Alpha-fetoprotein (AFP) is an oncofetal glycoprotein, homologous with albumin, that is produced in early fetal life and in tumors arising from midline embryonic structures. AFP is synthesized in the yolk sac, liver, and gastrointestinal track of the fetus. In adults, the liver synthesizes AFP. AFP is not normally expressed in the central nervous system (CNS). AFP concentrations are increased in hepatomas and hepatocellular and colon carcinomas, as well as in germ-cell tumors arising from the ovaries and nonseminomatous germ-cell tumors of the testes and testicular teratocarcinomas.

Based on histologic components and differentiation, CNS germ cell tumors (GCT) are classified as either germinomatous or nongerminomatous germ cell tumors (NGGCT). NGGCT include embryonal carcinomas, yolk sac tumors, choriocarcinomas, and mixed tumors. Teratomas (including teratomas of testicular origin) are sometimes considered to be NGGCT. Germinomas comprise two-thirds of the CNS GCT, whereas NGGCT account for the other third. However, CNS GCT are rare, comprising only 1% to 2% of all primary CNS neoplasms. The presence of germinomas in the CNS, CNS involvement in metastatic cancer, and meningeal carcinomatosis may result in increased concentrations of AFP (and/or beta–human chorionic gonadotropin [hCG]) in cerebrospinal fluid (CSF). In some patients with primary or metastatic intracranial or intraspinal tumors containing trophoblasts, AFP secreted by trophoblasts can diffuse into the CSF. Following treatment, AFP elevation in CSF is a potential marker of tumor recurrence.

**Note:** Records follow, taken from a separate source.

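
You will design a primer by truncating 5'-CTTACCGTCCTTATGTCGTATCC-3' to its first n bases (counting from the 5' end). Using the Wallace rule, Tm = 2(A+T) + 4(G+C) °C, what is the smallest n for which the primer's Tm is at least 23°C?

First 7 bases: CTTACCG → Tm = 22°C (< 23°C)
First 8 bases: CTTACCGT → Tm = 24°C (≥ 23°C)
Each additional base adds 2°C (A/T) or 4°C (G/C), so Tm is non-decreasing in n; n = 8 is the first length to reach 23°C.

n = 8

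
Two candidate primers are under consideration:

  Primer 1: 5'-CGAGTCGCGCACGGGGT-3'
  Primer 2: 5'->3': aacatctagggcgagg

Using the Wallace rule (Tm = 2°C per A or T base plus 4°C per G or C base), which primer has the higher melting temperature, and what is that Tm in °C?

Primer 1: A+T=4, G+C=13 → Tm = 2(4)+4(13) = 60°C
Primer 2: A+T=7, G+C=9 → Tm = 2(7)+4(9) = 50°C
60°C vs 50°C → primer 1 is higher.

Primer 1, 60°C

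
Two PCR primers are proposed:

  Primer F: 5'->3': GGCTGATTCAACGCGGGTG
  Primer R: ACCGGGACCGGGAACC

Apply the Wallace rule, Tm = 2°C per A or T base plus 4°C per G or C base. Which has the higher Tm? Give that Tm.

Primer F: A+T=7, G+C=12 → Tm = 2(7)+4(12) = 62°C
Primer R: A+T=4, G+C=12 → Tm = 2(4)+4(12) = 56°C
62°C vs 56°C → primer F is higher.

Primer F, 62°C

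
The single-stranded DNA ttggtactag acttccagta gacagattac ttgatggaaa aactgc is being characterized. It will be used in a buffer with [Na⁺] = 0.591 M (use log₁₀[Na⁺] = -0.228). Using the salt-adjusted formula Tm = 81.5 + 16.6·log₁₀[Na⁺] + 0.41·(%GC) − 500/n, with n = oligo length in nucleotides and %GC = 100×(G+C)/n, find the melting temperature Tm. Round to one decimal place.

82.9°C

Length n = 46. Counting bases: C=8, G=10, A=15, T=13
G+C = 18, so %GC = 18/46 × 100 = 39.13%
Salt term: 16.6 × (-0.228) = -3.785
GC term: 0.41 × 39.13 = 16.043; length term: −500/46 = −10.87
Tm = 81.5 + (-3.785) + 16.043 − 10.87 = 82.888 → 82.9°C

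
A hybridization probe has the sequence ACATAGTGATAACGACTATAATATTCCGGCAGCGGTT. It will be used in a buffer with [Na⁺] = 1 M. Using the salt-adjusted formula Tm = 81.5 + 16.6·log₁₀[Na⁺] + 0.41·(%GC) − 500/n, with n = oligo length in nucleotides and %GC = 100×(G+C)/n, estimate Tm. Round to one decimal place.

Length n = 37. C=7, A=12, T=10, G=8
G+C = 15, so %GC = 15/37 × 100 = 40.541%
Salt term: 16.6 × (0) = 0
GC term: 0.41 × 40.541 = 16.622; length term: −500/37 = −13.514
Tm = 81.5 + (0) + 16.622 − 13.514 = 84.608 → 84.6°C

84.6°C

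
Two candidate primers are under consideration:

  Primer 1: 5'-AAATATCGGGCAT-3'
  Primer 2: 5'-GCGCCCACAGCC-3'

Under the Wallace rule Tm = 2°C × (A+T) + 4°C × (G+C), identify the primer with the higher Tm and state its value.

Primer 1: A+T=8, G+C=5 → Tm = 2(8)+4(5) = 36°C
Primer 2: A+T=2, G+C=10 → Tm = 2(2)+4(10) = 44°C
36°C vs 44°C → primer 2 is higher.

Primer 2, 44°C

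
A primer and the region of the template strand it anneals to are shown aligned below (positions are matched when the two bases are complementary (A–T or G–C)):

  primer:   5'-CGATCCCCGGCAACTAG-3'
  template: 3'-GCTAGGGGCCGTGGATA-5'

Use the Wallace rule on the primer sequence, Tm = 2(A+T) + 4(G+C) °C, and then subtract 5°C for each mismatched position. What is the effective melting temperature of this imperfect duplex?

Primer base counts: A=4, T=2, G=4, C=7 → A+T=6, G+C=11
Perfect-match Tm = 2(6) + 4(11) = 12 + 44 = 56°C
Mismatches (positions where the bases are not complementary): 2 (at positions 13, 17)
Effective Tm = 56 − 2×5 = 56 − 10 = 46°C

46°C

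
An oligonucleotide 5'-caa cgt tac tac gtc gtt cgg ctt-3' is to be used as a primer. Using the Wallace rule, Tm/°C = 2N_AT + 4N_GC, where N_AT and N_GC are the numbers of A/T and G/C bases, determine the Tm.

Base counts: G=5, T=8, A=4, C=7
A+T = 12, G+C = 12
Tm = 4·12 + 2·12 = 48 + 24 = 72°C

72°C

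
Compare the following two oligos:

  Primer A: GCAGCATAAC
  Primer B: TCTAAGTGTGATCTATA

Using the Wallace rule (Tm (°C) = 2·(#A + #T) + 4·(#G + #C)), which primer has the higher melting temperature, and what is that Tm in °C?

Primer A: A+T=5, G+C=5 → Tm = 2(5)+4(5) = 30°C
Primer B: A+T=12, G+C=5 → Tm = 2(12)+4(5) = 44°C
30°C vs 44°C → primer B is higher.

Primer B, 44°C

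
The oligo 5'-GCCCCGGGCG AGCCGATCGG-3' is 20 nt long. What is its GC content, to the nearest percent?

T=1, A=2, G=9, C=8
G+C = 9 + 8 = 17 out of 20 bases
%GC = 17/20 × 100 = 85% ≈ 85%

85%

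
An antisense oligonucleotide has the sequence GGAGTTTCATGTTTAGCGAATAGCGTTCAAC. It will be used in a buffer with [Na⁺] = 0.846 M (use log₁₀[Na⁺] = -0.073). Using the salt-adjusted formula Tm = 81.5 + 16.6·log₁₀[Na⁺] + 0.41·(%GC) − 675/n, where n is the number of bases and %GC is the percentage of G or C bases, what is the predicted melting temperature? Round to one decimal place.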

Increased concentrations of AFP in CSF are more indicative of sac tumors/yolk sac components in mixed GCT. High concentrations of hCG in CSF support the presence of choriocarcinomas/choriocarcinomatous components in mixed GCT. If a germ cell tumor is suspected, the measurement of CSF and serum AFP and hCG may be considered. The secretion of these tumor markers in the CSF is pathognomonic for NGGCT.